De acordo com o Ministério da Saúde congolês, os dados recolhidos até 4 de agosto indicam que a taxa de mortalidade atual associada ao Ebola atingiu 45,3%. Atualmente, 674 indivíduos encontram-se hospitalizados ou em isolamento, enquanto 776 pessoas estão em recuperação da enfermidade.
A taxa de rastreio de contactos foi registada em 75,3%. O surto de Ebola afetou cinco províncias na República Democrática do Congo: Ituri, que serve como epicentro da epidemia, juntamente com Kivu do Norte, Kivu do Sul, Haut-Uélé (localizado no leste) e Tshopo (situado no centro-norte).
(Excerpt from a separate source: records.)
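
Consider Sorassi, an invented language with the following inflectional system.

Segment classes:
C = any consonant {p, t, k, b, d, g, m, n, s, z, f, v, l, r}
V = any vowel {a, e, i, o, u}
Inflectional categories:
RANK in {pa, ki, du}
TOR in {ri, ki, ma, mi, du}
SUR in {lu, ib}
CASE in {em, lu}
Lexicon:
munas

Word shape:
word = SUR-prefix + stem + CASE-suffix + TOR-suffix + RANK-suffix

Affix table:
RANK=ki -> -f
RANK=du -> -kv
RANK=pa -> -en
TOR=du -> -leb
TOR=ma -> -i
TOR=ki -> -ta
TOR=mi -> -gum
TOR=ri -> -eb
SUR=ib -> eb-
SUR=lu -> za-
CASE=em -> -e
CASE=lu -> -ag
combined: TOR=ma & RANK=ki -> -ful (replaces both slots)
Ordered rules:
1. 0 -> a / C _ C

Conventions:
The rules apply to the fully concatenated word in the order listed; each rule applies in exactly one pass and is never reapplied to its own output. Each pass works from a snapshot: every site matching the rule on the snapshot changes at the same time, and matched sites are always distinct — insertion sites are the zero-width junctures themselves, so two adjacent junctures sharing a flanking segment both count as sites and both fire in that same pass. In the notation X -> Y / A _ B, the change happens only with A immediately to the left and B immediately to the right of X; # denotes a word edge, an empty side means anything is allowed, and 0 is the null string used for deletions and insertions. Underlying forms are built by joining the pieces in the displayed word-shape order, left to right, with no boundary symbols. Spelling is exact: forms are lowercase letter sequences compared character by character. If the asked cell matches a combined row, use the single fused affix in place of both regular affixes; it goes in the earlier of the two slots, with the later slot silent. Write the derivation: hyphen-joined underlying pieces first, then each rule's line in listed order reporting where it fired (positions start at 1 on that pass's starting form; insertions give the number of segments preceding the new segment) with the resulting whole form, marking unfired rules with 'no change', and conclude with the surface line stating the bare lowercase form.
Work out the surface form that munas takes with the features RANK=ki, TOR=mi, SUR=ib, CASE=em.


underlying: eb-munas-e-gum-f
1. 0 -> a / C _ C: inserts after position(s) 2, 11: ebamunasegumaf
surface: ebamunasegumaf


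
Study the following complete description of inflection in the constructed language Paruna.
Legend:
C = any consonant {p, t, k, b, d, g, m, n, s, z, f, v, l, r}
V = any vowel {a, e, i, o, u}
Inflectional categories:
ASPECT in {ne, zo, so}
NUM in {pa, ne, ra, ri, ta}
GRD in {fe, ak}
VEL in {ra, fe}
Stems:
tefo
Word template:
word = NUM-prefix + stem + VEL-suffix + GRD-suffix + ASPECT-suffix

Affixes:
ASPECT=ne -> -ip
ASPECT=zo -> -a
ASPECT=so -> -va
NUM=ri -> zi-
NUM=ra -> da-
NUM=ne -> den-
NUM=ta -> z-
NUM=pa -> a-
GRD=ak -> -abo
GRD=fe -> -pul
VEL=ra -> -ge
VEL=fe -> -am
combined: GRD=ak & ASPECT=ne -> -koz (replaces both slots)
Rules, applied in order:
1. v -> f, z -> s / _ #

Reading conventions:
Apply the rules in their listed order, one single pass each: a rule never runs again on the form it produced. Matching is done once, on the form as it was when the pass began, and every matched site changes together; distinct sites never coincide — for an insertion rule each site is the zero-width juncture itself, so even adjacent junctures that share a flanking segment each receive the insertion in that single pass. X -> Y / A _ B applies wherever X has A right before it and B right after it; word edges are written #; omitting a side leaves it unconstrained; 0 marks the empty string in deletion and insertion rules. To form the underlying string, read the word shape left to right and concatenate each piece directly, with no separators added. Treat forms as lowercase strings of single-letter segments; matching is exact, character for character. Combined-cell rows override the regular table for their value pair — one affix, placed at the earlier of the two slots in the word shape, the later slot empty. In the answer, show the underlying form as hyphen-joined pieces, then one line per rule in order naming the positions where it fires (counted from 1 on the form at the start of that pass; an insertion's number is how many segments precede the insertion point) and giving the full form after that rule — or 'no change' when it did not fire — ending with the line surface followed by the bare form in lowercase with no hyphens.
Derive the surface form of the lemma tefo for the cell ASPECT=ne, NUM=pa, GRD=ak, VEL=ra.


underlying: a-tefo-ge-koz
1. v -> f, z -> s / _ #: fires at position(s) 10: atefogekos
surface: atefogekos


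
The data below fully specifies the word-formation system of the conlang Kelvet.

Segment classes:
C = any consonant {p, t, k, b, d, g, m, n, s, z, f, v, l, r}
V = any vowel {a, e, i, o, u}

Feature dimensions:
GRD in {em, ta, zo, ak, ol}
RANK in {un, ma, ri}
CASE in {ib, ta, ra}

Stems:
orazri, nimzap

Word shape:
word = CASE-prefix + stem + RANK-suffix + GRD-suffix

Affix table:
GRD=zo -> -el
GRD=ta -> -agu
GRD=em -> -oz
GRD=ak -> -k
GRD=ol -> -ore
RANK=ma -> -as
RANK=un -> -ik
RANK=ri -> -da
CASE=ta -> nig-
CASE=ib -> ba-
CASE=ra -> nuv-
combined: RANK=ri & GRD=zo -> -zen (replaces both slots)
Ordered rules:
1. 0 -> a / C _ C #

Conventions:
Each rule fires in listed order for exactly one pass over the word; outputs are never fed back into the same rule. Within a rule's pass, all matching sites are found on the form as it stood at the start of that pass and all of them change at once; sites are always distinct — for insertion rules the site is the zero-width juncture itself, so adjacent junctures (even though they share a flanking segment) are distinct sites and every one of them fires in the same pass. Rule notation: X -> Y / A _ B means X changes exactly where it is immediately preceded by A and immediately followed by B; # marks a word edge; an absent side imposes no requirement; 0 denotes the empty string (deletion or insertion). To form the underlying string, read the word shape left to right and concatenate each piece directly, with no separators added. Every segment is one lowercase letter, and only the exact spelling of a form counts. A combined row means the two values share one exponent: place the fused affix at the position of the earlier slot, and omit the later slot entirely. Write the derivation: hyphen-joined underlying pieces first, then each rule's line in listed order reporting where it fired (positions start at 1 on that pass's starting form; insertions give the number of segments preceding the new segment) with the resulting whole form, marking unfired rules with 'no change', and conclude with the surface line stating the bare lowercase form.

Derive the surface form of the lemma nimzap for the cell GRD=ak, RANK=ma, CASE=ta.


underlying: nig-nimzap-as-k
1. 0 -> a / C _ C #: inserts after position(s) 11: nignimzapasak
surface: nignimzapasak


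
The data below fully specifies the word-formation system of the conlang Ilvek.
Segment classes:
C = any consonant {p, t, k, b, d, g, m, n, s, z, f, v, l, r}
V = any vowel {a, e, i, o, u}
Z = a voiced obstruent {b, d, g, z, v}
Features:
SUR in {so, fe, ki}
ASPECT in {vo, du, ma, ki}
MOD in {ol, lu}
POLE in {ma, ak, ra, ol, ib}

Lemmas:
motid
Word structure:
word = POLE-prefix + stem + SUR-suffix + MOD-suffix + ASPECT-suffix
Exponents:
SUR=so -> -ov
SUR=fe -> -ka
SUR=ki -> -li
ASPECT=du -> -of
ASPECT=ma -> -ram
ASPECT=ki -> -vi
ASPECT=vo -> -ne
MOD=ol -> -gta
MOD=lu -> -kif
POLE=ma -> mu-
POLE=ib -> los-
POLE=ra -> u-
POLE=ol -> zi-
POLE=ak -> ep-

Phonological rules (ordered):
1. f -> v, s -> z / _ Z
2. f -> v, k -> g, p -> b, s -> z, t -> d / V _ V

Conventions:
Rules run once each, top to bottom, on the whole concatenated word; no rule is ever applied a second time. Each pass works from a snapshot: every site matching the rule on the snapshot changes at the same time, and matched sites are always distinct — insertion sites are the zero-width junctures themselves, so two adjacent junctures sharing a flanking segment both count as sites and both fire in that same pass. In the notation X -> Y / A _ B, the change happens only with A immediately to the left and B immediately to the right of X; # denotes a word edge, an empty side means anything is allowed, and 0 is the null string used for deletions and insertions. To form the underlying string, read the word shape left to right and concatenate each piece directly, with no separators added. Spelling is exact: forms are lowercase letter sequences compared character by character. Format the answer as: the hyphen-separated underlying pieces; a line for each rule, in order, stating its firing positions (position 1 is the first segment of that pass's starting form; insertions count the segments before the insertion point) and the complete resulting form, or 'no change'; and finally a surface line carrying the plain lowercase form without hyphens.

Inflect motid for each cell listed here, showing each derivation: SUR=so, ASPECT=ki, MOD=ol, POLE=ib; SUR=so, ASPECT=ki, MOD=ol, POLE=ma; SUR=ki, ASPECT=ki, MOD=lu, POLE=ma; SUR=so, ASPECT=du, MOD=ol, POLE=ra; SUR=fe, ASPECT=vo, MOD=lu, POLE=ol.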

O Instituto Nacional de Saúde Pública (INSP) da República Democrática do Congo alertou que, apesar de não ter ocorrido nova disseminação geográfica nas 24 horas anteriores ao relatório, a epidemia permanece numa fase de transmissão contínua, caracterizada por uma elevada circulação viral.
Este representa o décimo sétimo surto de Ebola a atingir a RDCongo. A Organização Mundial de Saúde (OMS) notou que este surto apresenta o crescimento mais acelerado de infeções comparativamente a qualquer outro surto desde o seu início.
Contudo, a situação ainda está aquém da pior epidemia de Ebola da história, que teve lugar na África Ocidental entre 2014 e 2016, resultando em cerca de 11.000 óbitos e 28.000 infeções.
O país vizinho, Uganda, onde a doença também se propagou, anunciou estar livre de Ebola em 28 de julho, após confirmar 20 casos, sendo 15 deles classificados como importados da RDCongo, dos quais duas mortes foram registadas.
O surto em questão está relacionado com a estirpe Bundibugyo, cuja taxa de letalidade oscila entre 30% e 50%, e para a qual a OMS informa que não existe vacina ou tratamento específico autorizado. O vírus Ebola transmite-se através do contacto direto com fluidos corporais de seres humanos ou animais infetados, causando febre hemorrágica grave, vómitos, diarreia e hemorragias internas.